日本に帰ってきて桃を食べた。ある日、スーパに行って缶詰のコーナを通ると安く桃の缶詰を売っていた。缶詰のフルーツはあまり好きではない。普段なら食べることはないのだが、缶に書かれている「原産地 中国」という文字に上海で食べた桃の記憶が呼び起こされた。あの味が、再現されるはずはないのだが、その時はそこまで分からず、つい買ってしまった。家に帰って、一旦風呂に入る。汗をかいて体が水分を欲したところで缶詰と向かい合う。普通ならここで缶切りがなく、ひと騒動あるのだが、プルトップ式だったので難なく開けることができた。一切れ食べる。缶詰特有のシロップにひたひたに浸かった甘ったらしい味だ。とても食べられたものではなく一切れ食べただけで、もったいないが捨てた。

数時間後、お腹がジンジンと痛む。その後は腹痛おきまりのパターンでトイレと布団のシャトルラン。カブトムシの幼虫みたいに丸くなって痛みに耐える。病院へ行こうにも、運悪く保険証の期限切れ。仕事が忙しくて保険料の滞納があったため、新しい保険証はない。上海で散財したため、手持ちの金もない。完全に医療難民となる。病院にも行けないままに2日ほど丸くなって自力で治した。体調が悪い時に飲む薬というものがいかに効果があるかを体で知った。普段は「この薬は効かん」など文句を垂れている。モテる時の人間の驕りというのは、本当にいやらしいものだ。

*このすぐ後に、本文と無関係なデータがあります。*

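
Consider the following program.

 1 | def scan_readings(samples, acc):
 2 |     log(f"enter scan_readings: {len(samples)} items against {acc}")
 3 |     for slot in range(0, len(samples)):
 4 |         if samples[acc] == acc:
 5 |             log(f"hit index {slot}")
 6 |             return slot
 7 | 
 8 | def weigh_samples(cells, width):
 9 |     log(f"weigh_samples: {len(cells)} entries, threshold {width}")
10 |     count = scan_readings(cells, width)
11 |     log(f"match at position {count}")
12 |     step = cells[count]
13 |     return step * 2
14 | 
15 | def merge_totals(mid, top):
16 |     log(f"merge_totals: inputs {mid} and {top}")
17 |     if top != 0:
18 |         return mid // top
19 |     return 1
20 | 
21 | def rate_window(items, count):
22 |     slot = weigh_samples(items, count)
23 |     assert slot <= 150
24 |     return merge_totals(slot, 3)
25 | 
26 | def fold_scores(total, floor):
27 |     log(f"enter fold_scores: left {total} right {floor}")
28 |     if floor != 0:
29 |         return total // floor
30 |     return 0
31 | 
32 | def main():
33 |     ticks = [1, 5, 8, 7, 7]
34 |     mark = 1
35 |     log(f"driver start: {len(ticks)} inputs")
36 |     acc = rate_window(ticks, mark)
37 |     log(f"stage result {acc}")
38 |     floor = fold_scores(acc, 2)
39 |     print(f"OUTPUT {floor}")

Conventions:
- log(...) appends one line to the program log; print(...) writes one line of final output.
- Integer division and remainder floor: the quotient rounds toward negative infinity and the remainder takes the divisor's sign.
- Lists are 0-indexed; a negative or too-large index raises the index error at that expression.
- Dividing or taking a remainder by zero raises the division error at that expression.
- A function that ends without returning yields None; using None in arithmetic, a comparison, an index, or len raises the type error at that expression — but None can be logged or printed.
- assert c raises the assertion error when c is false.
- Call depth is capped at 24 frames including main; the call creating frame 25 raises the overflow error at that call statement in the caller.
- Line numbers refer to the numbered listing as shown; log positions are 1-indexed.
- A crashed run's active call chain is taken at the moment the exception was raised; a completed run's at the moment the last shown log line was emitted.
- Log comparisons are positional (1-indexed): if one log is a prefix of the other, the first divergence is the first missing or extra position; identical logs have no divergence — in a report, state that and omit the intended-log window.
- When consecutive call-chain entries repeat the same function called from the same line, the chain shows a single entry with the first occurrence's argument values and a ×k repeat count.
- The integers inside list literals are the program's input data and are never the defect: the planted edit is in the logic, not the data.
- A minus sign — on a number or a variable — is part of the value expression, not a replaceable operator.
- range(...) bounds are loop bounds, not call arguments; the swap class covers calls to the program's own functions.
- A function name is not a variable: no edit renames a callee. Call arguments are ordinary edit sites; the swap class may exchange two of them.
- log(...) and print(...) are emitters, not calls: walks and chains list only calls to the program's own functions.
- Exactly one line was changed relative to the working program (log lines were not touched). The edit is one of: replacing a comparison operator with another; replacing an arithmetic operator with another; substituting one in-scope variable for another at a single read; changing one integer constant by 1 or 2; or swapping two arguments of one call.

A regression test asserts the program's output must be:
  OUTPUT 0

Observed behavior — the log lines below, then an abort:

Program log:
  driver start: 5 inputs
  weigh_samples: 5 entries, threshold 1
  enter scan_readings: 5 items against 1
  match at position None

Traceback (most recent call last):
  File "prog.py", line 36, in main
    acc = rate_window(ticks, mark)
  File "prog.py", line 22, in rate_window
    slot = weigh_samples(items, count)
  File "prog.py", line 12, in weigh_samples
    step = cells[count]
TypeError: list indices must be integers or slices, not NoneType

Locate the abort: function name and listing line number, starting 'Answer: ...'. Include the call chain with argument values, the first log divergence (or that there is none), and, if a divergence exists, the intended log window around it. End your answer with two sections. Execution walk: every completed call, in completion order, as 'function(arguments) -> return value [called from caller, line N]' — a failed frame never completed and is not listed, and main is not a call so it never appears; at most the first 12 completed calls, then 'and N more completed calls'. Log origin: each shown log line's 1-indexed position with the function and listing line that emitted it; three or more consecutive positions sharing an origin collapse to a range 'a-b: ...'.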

そんな経験をしてからは、目の前で剥いてもらった桃は食べれる。いくらでも食べれる。しかし、缶詰の桃は食べれなくなった。少し中途半端だが、缶詰の桃が食べられないといっても、隠れたとこで缶詰から出して皿に持ってきたら多分食べれるだろう。好き嫌いの嫌いにしては、いい加減なものだ。